A “Lenda da Nossa Senhora do Salto”, em Aguiar de Sousa, concelho de Paredes, integra um género narrativo de literatura tradicional oral que vale a pena conhecer e analisar estruturalmente, de forma sucinta, duas das suas variantes nestes apontamentos da nossa história!
Há muito que a paisagem geológica do Lugar do Salto impressiona os habitantes do concelho e os visitantes, que se deixam contagiar pela singularidade do património natural, sem que, durante muito tempo, soubessem explicar as razões para o fenómeno do “Inferno”, monstruoso e surpreendente, cuja “Boca” dá passagem ao rio Sousa, tão próximo da capela da Nossa Senhora, no fundo do vale, e das “pegadas do cavalo”.

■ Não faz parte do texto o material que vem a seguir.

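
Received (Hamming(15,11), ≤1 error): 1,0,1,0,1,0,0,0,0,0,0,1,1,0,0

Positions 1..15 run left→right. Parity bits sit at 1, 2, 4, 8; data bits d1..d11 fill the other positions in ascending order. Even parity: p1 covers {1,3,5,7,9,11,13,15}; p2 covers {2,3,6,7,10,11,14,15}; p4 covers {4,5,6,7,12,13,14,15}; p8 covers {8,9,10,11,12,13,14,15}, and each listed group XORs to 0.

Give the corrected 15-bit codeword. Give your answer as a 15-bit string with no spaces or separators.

s1 (pos 1,3,5,7,9,11,13,15): 1⊕1⊕1⊕0⊕0⊕0⊕1⊕0 = 0
s2 (pos 2,3,6,7,10,11,14,15): 0⊕1⊕0⊕0⊕0⊕0⊕0⊕0 = 1
s4 (pos 4,5,6,7,12,13,14,15): 0⊕1⊕0⊕0⊕1⊕1⊕0⊕0 = 1
s8 (pos 8,9,10,11,12,13,14,15): 0⊕0⊕0⊕0⊕1⊕1⊕0⊕0 = 0
Syndrome s8…s1 = 0110 → error at position 6.
Flip position 6: 101010000001100 → 101011000001100

101011000001100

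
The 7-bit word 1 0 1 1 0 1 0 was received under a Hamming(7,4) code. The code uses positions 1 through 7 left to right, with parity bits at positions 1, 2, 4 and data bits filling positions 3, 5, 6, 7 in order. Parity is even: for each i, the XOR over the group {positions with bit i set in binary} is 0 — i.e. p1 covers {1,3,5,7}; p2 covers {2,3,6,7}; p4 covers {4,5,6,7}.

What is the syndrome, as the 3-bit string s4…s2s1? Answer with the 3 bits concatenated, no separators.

000

s1 (pos 1,3,5,7): 1⊕1⊕0⊕0 = 0
s2 (pos 2,3,6,7): 0⊕1⊕1⊕0 = 0
s4 (pos 4,5,6,7): 1⊕0⊕1⊕0 = 0
Syndrome s4…s1 = 000 → no error.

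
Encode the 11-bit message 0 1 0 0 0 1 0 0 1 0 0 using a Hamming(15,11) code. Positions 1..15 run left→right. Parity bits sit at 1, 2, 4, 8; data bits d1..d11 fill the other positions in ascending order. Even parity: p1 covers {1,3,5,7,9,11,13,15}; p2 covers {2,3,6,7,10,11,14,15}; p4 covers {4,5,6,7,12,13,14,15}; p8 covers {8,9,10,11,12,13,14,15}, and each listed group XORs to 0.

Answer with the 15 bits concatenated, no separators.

Place data at non-parity positions: p1 p2 0 p4 1 0 0 p8 0 1 0 0 1 0 0
p1 (pos 1,3,5,7,9,11,13,15): XOR of data positions = 0⊕1⊕0⊕0⊕0⊕1⊕0 = 0
p2 (pos 2,3,6,7,10,11,14,15): XOR of data positions = 0⊕0⊕0⊕1⊕0⊕0⊕0 = 1
p4 (pos 4,5,6,7,12,13,14,15): XOR of data positions = 1⊕0⊕0⊕0⊕1⊕0⊕0 = 0
p8 (pos 8,9,10,11,12,13,14,15): XOR of data positions = 0⊕1⊕0⊕0⊕1⊕0⊕0 = 0
Codeword: 010010000100100

010010000100100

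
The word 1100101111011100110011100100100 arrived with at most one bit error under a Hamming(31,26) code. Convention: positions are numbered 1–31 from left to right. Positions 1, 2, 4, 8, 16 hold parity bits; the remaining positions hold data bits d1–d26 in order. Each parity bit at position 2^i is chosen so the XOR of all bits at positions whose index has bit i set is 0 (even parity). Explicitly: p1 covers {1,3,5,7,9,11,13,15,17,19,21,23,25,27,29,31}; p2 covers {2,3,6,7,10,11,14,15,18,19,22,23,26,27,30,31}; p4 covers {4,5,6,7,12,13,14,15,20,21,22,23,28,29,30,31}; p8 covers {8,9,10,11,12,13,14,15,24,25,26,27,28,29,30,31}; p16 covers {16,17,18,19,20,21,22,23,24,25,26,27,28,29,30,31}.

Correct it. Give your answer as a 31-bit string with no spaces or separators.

s1 (pos 1,3,5,7,9,11,13,15,17,19,21,23,25,27,29,31): 1⊕0⊕1⊕1⊕1⊕0⊕1⊕0⊕1⊕0⊕1⊕1⊕0⊕0⊕1⊕0 = 1
s2 (pos 2,3,6,7,10,11,14,15,18,19,22,23,26,27,30,31): 1⊕0⊕0⊕1⊕1⊕0⊕1⊕0⊕1⊕0⊕1⊕1⊕1⊕0⊕0⊕0 = 0
s4 (pos 4,5,6,7,12,13,14,15,20,21,22,23,28,29,30,31): 0⊕1⊕0⊕1⊕1⊕1⊕1⊕0⊕0⊕1⊕1⊕1⊕0⊕1⊕0⊕0 = 1
s8 (pos 8,9,10,11,12,13,14,15,24,25,26,27,28,29,30,31): 1⊕1⊕1⊕0⊕1⊕1⊕1⊕0⊕0⊕0⊕1⊕0⊕0⊕1⊕0⊕0 = 0
s16 (pos 16,17,18,19,20,21,22,23,24,25,26,27,28,29,30,31): 0⊕1⊕1⊕0⊕0⊕1⊕1⊕1⊕0⊕0⊕1⊕0⊕0⊕1⊕0⊕0 = 1
Syndrome s16…s1 = 10101 → error at position 21.
Flip position 21: 1100101111011100110011100100100 → 1100101111011100110001100100100

1100101111011100110001100100100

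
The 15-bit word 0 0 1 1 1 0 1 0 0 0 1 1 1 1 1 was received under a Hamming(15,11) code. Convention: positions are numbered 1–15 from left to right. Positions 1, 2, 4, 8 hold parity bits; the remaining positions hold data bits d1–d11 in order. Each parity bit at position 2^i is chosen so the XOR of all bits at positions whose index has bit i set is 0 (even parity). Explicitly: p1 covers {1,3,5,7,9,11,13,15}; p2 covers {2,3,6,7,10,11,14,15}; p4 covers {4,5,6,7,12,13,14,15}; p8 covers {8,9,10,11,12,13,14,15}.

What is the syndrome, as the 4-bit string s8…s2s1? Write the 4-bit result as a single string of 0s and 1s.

1110

s1 (pos 1,3,5,7,9,11,13,15): 0⊕1⊕1⊕1⊕0⊕1⊕1⊕1 = 0
s2 (pos 2,3,6,7,10,11,14,15): 0⊕1⊕0⊕1⊕0⊕1⊕1⊕1 = 1
s4 (pos 4,5,6,7,12,13,14,15): 1⊕1⊕0⊕1⊕1⊕1⊕1⊕1 = 1
s8 (pos 8,9,10,11,12,13,14,15): 0⊕0⊕0⊕1⊕1⊕1⊕1⊕1 = 1
Syndrome s8…s1 = 1110 → error at position 14.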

A capela, datada de 1723, ampliada depois da sua construção, surge efetivamente associada a uma lenda relativa a Nossa Senhora e a um milagre por ela realizado, como tal erguida em sua homenagem. Vem citada no “Catálogo dos Bispos do Porto”, no I tomo do “Dicionário Geográfico”, em 1747, nas “Memórias Paroquiais de 1758”, e é, a Nossa Senhora, uma das mais de mil invocações em Portugal. Apesar de existir uma festa no primeiro domingo de maio de cada ano, não se verifica um culto assíduo, mas uma grande afluência do povo ao local para cumprimento de promessas à Nossa Senhora e fruição do lugar, que tanto tem de belo como de horrível. A Nossa Senhora aparece, igualmente, referida no “Cancioneiro do Concelho de Paredes que para o povo escreveu o Padre Moreira das Neves”, em 1971:
Nossa Senhora do Salto,
Lírio do cerro deserto:
O teu altar fica alto,
Mas tu estás sempre perto.
Passa o rio entre rochedos,
Passa o rio lá no fundo,
Como se, tendo segredos,
Não os queira dar ao mundo.
Um cordeiro se perdeu
Entre os silêncios da Serra.
Por mais que sejas do céu.
Nunca te esqueces da Terra.
Quem te visite, que aprenda
De ti, que és Mestra em doutrina.
Anda o teu nome na lenda?
A lenda também ensina.
Talvez o rio que passa,
Como outro rio qualquer,
Vá cheio da Tua graça,
Mais do que da água a correr.
Dizem que Ahmer, o Almançor,
No lugar Te antecedeu.
Mas ficou o Teu amor,
E o ódio de Ahmer morreu.
Todas as sombras se vão
E cada vez mais além.
Só não se vai o clarão
Que dos teus olhos nos vem.
O que a população então narrou, transmitindo e ensinando consecutivamente às gerações seguintes, soma, na ação, os motivos à religião e ao maravilhoso, e tem duas variantes essenciais, ambas com unidades mínimas dentro da própria história.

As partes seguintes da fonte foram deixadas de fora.